|Barbara Steele and Peter Baldwin|
In 1910 Scotland Margaret Hichcock (Barbara Steele) is married to an ailing and wealthy older man, John (Elio Jotta), who has an interest in the occult. Margaret is also having an affair with his very handsome doctor, Charles Livingstone (Peter Baldwin). When John dies, the lovers see signs that the man may still be living, or that his specter is haunting the manor house. Worse, the couple are having problems finding out where John hid his valuable treasures. As suspicions against each other mount, and John seems to appear to them in horrible visions, the two's nerves are stretched to the breaking point.
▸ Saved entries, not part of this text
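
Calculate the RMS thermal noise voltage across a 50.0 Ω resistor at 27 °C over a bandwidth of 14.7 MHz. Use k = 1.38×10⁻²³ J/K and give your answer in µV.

T = 27 °C + 273.15 = 300.15 K
V_n = √(4kTRB)
4kTRB = 4 × 1.38×10⁻²³ × 300.15 × 5.00×10¹ × 1.47×10⁷ = 1.22×10⁻¹¹ V²
V_n = √(1.22×10⁻¹¹) = 3.49×10⁻⁶ V = 3.49 µV

3.49 µV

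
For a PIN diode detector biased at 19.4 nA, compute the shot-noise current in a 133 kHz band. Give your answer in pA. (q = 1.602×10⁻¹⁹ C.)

I_n = √(2qI·B)
2qI·B = 2 × 1.602×10⁻¹⁹ × 1.94×10⁻⁸ × 1.33×10⁵ = 8.27×10⁻²² A²
I_n = √(8.27×10⁻²²) = 2.88×10⁻¹¹ A = 28.8 pA

28.8 pA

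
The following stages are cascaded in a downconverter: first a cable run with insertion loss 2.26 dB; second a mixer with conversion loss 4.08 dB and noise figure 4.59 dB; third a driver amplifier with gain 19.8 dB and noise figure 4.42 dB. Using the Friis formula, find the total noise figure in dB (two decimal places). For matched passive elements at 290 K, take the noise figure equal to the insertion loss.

10.95 dB

Convert to linear (a loss of L dB is a gain of −L dB): F_i = 10^(NF_i/10), G_i = 10^(G_i,dB/10)
  Stage 1: F_1 = 10^(2.26/10) = 1.683, G_1 = 10^(−2.26/10) = 0.5943
  Stage 2: F_2 = 10^(4.59/10) = 2.877, G_2 = 10^(−4.08/10) = 0.3908
  Stage 3: F_3 = 10^(4.42/10) = 2.767, G_3 = 10^(19.8/10) = 95.50
Friis cascade:
  F = 1.683 + (2.877 − 1)/0.5943 + (2.767 − 1)/0.2323 = 12.45
NF = 10 log₁₀(12.45) = 10.95 dB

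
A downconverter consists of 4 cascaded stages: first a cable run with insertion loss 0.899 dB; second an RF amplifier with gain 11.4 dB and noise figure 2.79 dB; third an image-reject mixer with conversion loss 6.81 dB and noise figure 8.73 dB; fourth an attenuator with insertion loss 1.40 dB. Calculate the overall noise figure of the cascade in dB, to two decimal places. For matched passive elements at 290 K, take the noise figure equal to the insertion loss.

4.88 dB

Convert to linear (a loss of L dB is a gain of −L dB): F_i = 10^(NF_i/10), G_i = 10^(G_i,dB/10)
  Stage 1: F_1 = 10^(0.899/10) = 1.230, G_1 = 10^(−0.899/10) = 0.8130
  Stage 2: F_2 = 10^(2.79/10) = 1.901, G_2 = 10^(11.4/10) = 13.80
  Stage 3: F_3 = 10^(8.73/10) = 7.464, G_3 = 10^(−6.81/10) = 0.2084
  Stage 4: F_4 = 10^(1.40/10) = 1.380, G_4 = 10^(−1.40/10) = 0.7244
Friis cascade:
  F = 1.230 + (1.901 − 1)/0.8130 + (7.464 − 1)/11.22 + (1.380 − 1)/2.339 = 3.077
NF = 10 log₁₀(3.077) = 4.88 dB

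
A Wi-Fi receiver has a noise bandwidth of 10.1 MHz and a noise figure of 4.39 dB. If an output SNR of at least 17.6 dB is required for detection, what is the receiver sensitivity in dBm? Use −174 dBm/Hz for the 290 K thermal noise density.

Sensitivity = −174 + 10 log₁₀(B) + NF + SNR_min
= −174 + 70.04 + 4.39 + 17.6
= −81.97 dBm → −82.0 dBm

−82.0 dBm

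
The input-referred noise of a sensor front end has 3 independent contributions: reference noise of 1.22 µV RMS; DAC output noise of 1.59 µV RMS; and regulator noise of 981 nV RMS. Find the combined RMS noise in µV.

2.23 µV

Uncorrelated sources add in power (mean-square): V_tot = √(ΣV_i²)
V_tot = √[(1.22×10⁻⁶)² + (1.59×10⁻⁶)² + (9.81×10⁻⁷)²] = 2.23×10⁻⁶ V = 2.23 µV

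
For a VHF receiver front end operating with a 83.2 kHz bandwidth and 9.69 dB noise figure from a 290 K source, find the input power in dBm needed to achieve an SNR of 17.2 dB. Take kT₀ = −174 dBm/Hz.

−97.9 dBm

Sensitivity = −174 + 10 log₁₀(B) + NF + SNR_min
= −174 + 49.2 + 9.69 + 17.2
= −97.91 dBm → −97.9 dBm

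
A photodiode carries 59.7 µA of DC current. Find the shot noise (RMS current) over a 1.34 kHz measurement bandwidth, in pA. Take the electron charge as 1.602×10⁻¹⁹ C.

I_n = √(2qI·B)
2qI·B = 2 × 1.602×10⁻¹⁹ × 5.97×10⁻⁵ × 1.34×10³ = 2.56×10⁻²⁰ A²
I_n = √(2.56×10⁻²⁰) = 1.60×10⁻¹⁰ A = 160 pA

160 pA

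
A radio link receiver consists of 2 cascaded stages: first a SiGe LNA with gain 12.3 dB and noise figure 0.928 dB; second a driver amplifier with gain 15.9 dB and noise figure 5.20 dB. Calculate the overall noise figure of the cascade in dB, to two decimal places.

1.38 dB

Convert to linear (a loss of L dB is a gain of −L dB): F_i = 10^(NF_i/10), G_i = 10^(G_i,dB/10)
  Stage 1: F_1 = 10^(0.928/10) = 1.238, G_1 = 10^(12.3/10) = 16.98
  Stage 2: F_2 = 10^(5.20/10) = 3.311, G_2 = 10^(15.9/10) = 38.90
Friis cascade:
  F = 1.238 + (3.311 − 1)/16.98 = 1.374
NF = 10 log₁₀(1.374) = 1.38 dB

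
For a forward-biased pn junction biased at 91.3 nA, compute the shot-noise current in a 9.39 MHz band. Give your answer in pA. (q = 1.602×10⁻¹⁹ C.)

I_n = √(2qI·B)
2qI·B = 2 × 1.602×10⁻¹⁹ × 9.13×10⁻⁸ × 9.39×10⁶ = 2.75×10⁻¹⁹ A²
I_n = √(2.75×10⁻¹⁹) = 5.24×10⁻¹⁰ A = 524 pA

524 pA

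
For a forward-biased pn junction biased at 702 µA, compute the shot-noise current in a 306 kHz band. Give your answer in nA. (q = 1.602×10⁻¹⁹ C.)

I_n = √(2qI·B)
2qI·B = 2 × 1.602×10⁻¹⁹ × 7.02×10⁻⁴ × 3.06×10⁵ = 6.88×10⁻¹⁷ A²
I_n = √(6.88×10⁻¹⁷) = 8.30×10⁻⁹ A = 8.30 nA

8.30 nA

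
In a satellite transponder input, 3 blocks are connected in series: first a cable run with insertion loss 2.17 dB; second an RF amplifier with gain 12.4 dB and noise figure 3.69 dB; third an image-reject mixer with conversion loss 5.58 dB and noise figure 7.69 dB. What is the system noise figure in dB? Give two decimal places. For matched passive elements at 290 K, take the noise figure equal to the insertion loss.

6.35 dB

Convert to linear (a loss of L dB is a gain of −L dB): F_i = 10^(NF_i/10), G_i = 10^(G_i,dB/10)
  Stage 1: F_1 = 10^(2.17/10) = 1.648, G_1 = 10^(−2.17/10) = 0.6067
  Stage 2: F_2 = 10^(3.69/10) = 2.339, G_2 = 10^(12.4/10) = 17.38
  Stage 3: F_3 = 10^(7.69/10) = 5.875, G_3 = 10^(−5.58/10) = 0.2767
Friis cascade:
  F = 1.648 + (2.339 − 1)/0.6067 + (5.875 − 1)/10.54 = 4.317
NF = 10 log₁₀(4.317) = 6.35 dB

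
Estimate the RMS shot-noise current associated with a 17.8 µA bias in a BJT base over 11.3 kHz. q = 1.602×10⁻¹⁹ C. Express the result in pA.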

But there's worse to come ... The Ghost is one of the best of the Italian horror films of the period, albeit the plot and its twists aren't exactly original. While a dubbed Steele seems to be sleep-walking through early sections of the movie, she certainly delivers in her dramatic sequences in the latter half. Both Jotta and Baldwin are adept as husband and paramour respectively. Harriet Medin [The Whip and the Body] is also effective as the creepy maid, Catherine, as is Umberto Raho as Canon Owens. Franco Mannino's score helps give the film an almost operatic intensity at times, and Raffaele Masciocchi's cinematography is suitably atmospheric. There's a decent and bloody slashing scene as well. This is only a nominal sequel to The Horrible Dr. Hichcock, which also starred Steele and was directed by Freda. Freda also helmed Caltiki, the Immortal Monster.
Verdict: Lusty and enthusiastic Italian fright flick. ***.